Here, we have considered a single user when in fact tabletop computers are generally intended to include multiple users. What, if any, effect does table size has on sound localization capabilities, and more specifically, is there an optimal table size for one, two, three, or four users? The results presented here are a step toward a model that can provide an estimate of sound localization accuracy based on spatial locations relative to the users location. Future work will expand this study to incorporate multiple user orientations with respect to the surface to generalize sound localization on a horizontal surface with respect to a user’s position and orientation. This will help us particularly with multi-user scenarios and allow us to determine the best parameters for sound generation and delivery to minimize localization errors across all users. That being said, conducting similar sound localization experiments with more than one participant seated around a tabletop computing display will present some difficulties and will require addressing how multiple participants will indicate their choice of virtual sound source position without influencing each other. Generalizing this further and possibly providing greater insight into sound localization on a surface, future work will also examine sound localization on a surface that is diagonally slanted (e.g., oriented at an angle between 0\(^{\circ }\) and 90\(^{\circ }\)). This can be facilitated using a drafting (drawing) table that allows the orientation of the surface to be easily adjusted.
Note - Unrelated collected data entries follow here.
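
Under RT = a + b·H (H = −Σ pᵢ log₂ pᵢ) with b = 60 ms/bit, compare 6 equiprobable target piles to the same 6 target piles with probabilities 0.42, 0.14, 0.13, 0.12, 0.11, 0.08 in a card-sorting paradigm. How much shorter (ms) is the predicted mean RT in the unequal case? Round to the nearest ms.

16 ms

Equiprobable entropy H₀ = log₂ 6 = 2.5850 bits.
Skewed entropy H = −Σ pᵢ log₂ pᵢ = 2.3143 bits.
ΔRT = b·(H₀ − H) = 60 × 0.2707 = 16.24 ms.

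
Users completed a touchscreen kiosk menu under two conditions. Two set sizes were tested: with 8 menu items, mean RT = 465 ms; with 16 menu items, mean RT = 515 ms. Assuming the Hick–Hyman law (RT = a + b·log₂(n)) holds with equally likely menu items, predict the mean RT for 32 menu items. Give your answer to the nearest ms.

565 ms

Fit slope and intercept:
  b = (515 − 465) / (log₂ 16 − log₂ 8) = 50 / (4 − 3) = 50 ms/bit
  a = 465 − 50 × 3 = 315 ms
Then RT(32) = 315 + 50 × log₂ 32 = 315 + 50 × 5 ≈ 565.000 ms.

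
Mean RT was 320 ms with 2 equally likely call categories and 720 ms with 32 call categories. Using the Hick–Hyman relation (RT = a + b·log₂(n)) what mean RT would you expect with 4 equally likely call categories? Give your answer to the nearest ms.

420 ms

Fit slope and intercept:
  b = (720 − 320) / (log₂ 32 − log₂ 2) = 400 / (5 − 1) = 100 ms/bit
  a = 320 − 100 × 1 = 220 ms
Then RT(4) = 220 + 100 × log₂ 4 = 220 + 100 × 2 ≈ 420.000 ms.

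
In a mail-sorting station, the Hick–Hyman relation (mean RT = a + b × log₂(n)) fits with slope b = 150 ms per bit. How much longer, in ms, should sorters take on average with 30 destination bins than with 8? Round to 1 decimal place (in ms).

286.0 ms

ΔRT = (a + b log₂ n₂) − (a + b log₂ n₁) = b·(log₂ n₂ − log₂ n₁).
log₂(30) − log₂(8) = 4.9069 − 3 = 1.9069.
ΔRT = 150 × 1.9069 = 286.034 ms.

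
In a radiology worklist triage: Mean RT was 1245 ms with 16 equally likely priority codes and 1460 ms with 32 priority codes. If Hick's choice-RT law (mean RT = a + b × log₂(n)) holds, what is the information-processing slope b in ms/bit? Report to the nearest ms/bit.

215 ms/bit

Slope: b = (1460 − 1245) / (log₂ 32 − log₂ 16) = 215/1.0000 = 215 ms/bit.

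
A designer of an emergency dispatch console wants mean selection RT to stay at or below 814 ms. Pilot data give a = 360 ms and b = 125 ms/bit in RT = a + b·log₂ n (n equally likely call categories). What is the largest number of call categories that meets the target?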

Tabletop computers are intended to be used with both visual and auditory stimuli. Therefore, future work will also examine the interaction of audio and visual cues and, in particular, our ability to localize a sound source in the presence of visual stimuli (and potentially conflicting visual stimuli). Despite the inherent error observed here, in many applications (such as games), highly accurate sound localization may not actually be required. Rather, determining the direction of a sound source and whether the distance to the sound source is increasing or decreasing may be of greater importance. Moreover, the conjunction of visual image with sound has the tendency to pull the sound to the image, so making localization much easier (the ventriloquist effect, e.g., Alais and Burr 2004). Furthermore, auditory distance estimates are more accurate when visual cues are also present; thus, the addition of visual cues can potentially lead to more accurate sound localization and help alleviate the large errors observed here (Sodnik et al. 2006).